Sumy e Kharkiv sotto attacco: obiettivi civili ed energetici
La città di Sumy, nel nord-est del paese, è stata teatro di un duplice attacco con droni che ha seminato panico e distruzione. Un edificio residenziale di nove piani è stato centrato, con le fiamme che si sono rapidamente propagate dal primo piano, costringendo i servizi di emergenza a evacuare gli abitanti e a fronteggiare un vasto incendio. In un secondo momento, un altro drone ha colpito un punto vendita della catena Epicentr e un centro commerciale, provocando un rogo di vaste proporzioni.
L'intervento dei vigili del fuoco è stato ostacolato dal continuo sorvolo di droni russi sulla zona, che hanno costretto i soccorritori a interrompere più volte le operazioni per mettersi in salvo, come riferito dal Servizio statale di emergenza ucraino. Il bilancio provvisorio di questi attacchi è di sei feriti, tra cui quattro bambini; le loro condizioni, secondo le prime informazioni, non sarebbero gravi, ma un bambino di 8 anni e una ragazza di 16 anni sono stati comunque ricoverati in ospedale per accertamenti.
Parallelamente agli attacchi contro le infrastrutture civili, l'esercito russo ha intensificato la pressione sul sistema energetico ucraino, colpendo per il terzo giorno consecutivo un impianto di produzione di gas a Kharkiv, gestito dalla compagnia statale Naftogaz. Gli attacchi hanno causato una perdita parziale della produzione e danni significativi alle attrezzature. Naftogaz ha dichiarato che, nonostante la gravità degli attacchi, i dipendenti erano al sicuro nei rifugi durante entrambe le incursioni aeree.

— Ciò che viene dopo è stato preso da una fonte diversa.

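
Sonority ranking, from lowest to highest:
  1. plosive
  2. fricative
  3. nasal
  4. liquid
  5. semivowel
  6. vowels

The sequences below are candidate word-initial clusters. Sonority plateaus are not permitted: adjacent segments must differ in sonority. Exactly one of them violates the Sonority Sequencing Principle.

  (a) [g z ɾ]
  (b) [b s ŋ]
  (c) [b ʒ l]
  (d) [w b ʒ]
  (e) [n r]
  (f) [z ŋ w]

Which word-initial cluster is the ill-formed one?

(a) sonority 1-2-4: well-formed.
(b) sonority 1-2-3: well-formed.
(c) sonority 1-2-4: well-formed.
(d) sonority 5-1-2: ill-formed.
(e) sonority 3-4: well-formed.
(f) sonority 2-3-5: well-formed.

d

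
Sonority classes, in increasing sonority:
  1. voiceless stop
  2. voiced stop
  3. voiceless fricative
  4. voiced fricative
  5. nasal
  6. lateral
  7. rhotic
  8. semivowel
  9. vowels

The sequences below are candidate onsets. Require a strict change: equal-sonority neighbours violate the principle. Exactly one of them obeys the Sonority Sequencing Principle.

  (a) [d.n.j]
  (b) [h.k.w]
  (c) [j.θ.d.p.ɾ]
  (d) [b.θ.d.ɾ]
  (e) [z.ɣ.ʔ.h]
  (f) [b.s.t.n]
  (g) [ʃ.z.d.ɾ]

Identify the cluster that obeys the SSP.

a

(a) [d.n.j]: profile 2-5-8 — obeys.
(b) [h.k.w]: profile 3-1-8 — violates.
(c) [j.θ.d.p.ɾ]: profile 8-3-2-1-7 — violates.
(d) [b.θ.d.ɾ]: profile 2-3-2-7 — violates.
(e) [z.ɣ.ʔ.h]: profile 4-4-1-3 — violates.
(f) [b.s.t.n]: profile 2-3-1-5 — violates.
(g) [ʃ.z.d.ɾ]: profile 3-4-2-7 — violates.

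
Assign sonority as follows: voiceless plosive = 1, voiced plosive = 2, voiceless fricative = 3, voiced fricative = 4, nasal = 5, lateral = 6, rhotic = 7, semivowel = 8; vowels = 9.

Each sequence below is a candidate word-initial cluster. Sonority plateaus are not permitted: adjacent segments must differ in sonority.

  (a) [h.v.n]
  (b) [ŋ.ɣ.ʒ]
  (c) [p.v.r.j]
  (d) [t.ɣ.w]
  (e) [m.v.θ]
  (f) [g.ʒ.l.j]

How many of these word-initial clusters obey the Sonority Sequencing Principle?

4

(a) [h.v.n]: profile 3-4-5 — obeys.
(b) [ŋ.ɣ.ʒ]: profile 5-4-4 — violates.
(c) [p.v.r.j]: profile 1-4-7-8 — obeys.
(d) [t.ɣ.w]: profile 1-4-8 — obeys.
(e) [m.v.θ]: profile 5-4-3 — violates.
(f) [g.ʒ.l.j]: profile 2-4-6-8 — obeys.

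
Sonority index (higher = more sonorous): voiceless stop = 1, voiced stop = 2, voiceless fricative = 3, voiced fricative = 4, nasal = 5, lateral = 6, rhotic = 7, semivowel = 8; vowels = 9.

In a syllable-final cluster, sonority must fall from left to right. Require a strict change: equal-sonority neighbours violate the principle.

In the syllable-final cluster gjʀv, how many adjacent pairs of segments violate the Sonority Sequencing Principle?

/g/: voiced stop = 2.
/j/: semivowel = 8.
/ʀ/: rhotic = 7.
/v/: voiced fricative = 4.
/g/→/j/: 2→8 (does not fall) — violation.
/j/→/ʀ/: 8→7 (falls) — ok.
/ʀ/→/v/: 7→4 (falls) — ok.

1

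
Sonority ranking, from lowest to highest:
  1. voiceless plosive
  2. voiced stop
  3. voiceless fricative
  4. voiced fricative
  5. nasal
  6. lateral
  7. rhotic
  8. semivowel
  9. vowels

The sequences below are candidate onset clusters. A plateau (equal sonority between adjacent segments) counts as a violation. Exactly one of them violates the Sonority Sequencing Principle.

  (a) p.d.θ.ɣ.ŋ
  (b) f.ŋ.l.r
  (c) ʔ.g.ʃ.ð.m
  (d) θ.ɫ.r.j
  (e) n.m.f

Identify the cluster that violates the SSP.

(a) sonority 1-2-3-4-5: well-formed.
(b) sonority 3-5-6-7: well-formed.
(c) sonority 1-2-3-4-5: well-formed.
(d) sonority 3-6-7-8: well-formed.
(e) sonority 5-5-3: ill-formed.

e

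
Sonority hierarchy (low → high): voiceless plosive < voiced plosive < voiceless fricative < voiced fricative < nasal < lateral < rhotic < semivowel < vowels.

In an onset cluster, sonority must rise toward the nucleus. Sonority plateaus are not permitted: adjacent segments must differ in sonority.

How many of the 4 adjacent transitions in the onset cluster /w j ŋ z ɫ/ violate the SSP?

3

/w/ is a semivowel (sonority 8).
/j/ is a semivowel (sonority 8).
/ŋ/ is a nasal (sonority 5).
/z/ is a voiced fricative (sonority 4).
/ɫ/ is a lateral (sonority 6).
/w/→/j/: 8→8 (plateau) — violation.
/j/→/ŋ/: 8→5 (does not rise) — violation.
/ŋ/→/z/: 5→4 (does not rise) — violation.
/z/→/ɫ/: 4→6 (rises) — ok.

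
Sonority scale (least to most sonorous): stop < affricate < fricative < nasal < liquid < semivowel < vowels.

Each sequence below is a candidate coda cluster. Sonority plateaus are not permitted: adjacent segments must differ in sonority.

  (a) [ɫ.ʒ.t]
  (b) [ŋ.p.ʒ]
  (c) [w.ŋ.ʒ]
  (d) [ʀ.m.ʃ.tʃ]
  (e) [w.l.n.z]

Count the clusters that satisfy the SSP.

(a) 5-3-1 → obeys
(b) 4-1-3 → violates
(c) 6-4-3 → obeys
(d) 5-4-3-2 → obeys
(e) 6-5-4-3 → obeys

4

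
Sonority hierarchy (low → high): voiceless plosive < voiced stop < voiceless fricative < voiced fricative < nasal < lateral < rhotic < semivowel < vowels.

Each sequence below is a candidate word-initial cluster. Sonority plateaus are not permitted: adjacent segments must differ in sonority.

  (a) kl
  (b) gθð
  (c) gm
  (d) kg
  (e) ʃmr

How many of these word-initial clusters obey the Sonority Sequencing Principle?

5

(a) 1-6 → obeys
(b) 2-3-4 → obeys
(c) 2-5 → obeys
(d) 1-2 → obeys
(e) 3-5-7 → obeys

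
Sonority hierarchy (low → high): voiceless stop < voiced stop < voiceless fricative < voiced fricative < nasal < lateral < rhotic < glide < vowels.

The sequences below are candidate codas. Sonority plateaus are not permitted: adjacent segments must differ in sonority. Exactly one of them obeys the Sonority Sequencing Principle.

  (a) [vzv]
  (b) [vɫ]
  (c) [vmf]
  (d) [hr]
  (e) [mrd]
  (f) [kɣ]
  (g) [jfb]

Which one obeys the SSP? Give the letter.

(a) sonority 4-4-4: ill-formed.
(b) sonority 4-6: ill-formed.
(c) sonority 4-5-3: ill-formed.
(d) sonority 3-7: ill-formed.
(e) sonority 5-7-2: ill-formed.
(f) sonority 1-4: ill-formed.
(g) sonority 8-3-2: well-formed.

g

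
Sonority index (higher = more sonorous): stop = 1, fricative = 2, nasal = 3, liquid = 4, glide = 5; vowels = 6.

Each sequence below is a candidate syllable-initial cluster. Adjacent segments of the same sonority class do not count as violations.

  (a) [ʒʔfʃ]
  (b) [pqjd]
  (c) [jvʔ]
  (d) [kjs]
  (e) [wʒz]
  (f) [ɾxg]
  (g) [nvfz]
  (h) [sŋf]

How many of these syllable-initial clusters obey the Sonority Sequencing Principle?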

Un altro impianto era stato danneggiato il giorno precedente, e lo stesso Zelensky, in un messaggio, aveva parlato di "danni ingenti" subiti dalle strutture, senza tuttavia fornire dettagli specifici su cosa fosse stato precisamente colpito, lasciando intendere che le ripercussioni sulla preparazione del sistema energetico per l'inverno potrebbero essere rilevanti.
La risposta di Kiev e le riunioni al vertice
Nel tentativo di coordinare la risposta sul campo e valutare gli scenari futuri, il presidente Zelensky ha convocato una riunione di vertice con i comandanti dei vari corpi d'armata, concentrandosi in particolare sulla direzione di Chernihiv-Kiev e sulla produzione bellica nazionale.
L'incontro, al quale hanno preso parte anche rappresentanti delle aziende produttrici di armi, ha avuto come obiettivo quello di discutere le reali necessità delle truppe in termini di supporto, approvvigionamento e finanziamenti, in un contesto in cui la pressione russa lungo la linea del fronte, lunga oltre 1.200 chilometri, rimane costante e in alcuni punti si è fatta più incisiva.
La riunione, descritta come storica per il diretto confronto tra comandanti e produttori, mira a snellire le procedure di approvvigionamento e a garantire che le attrezzature fornite rispondano efficacemente alle esigenze operative delle truppe impegnate nei combattimenti.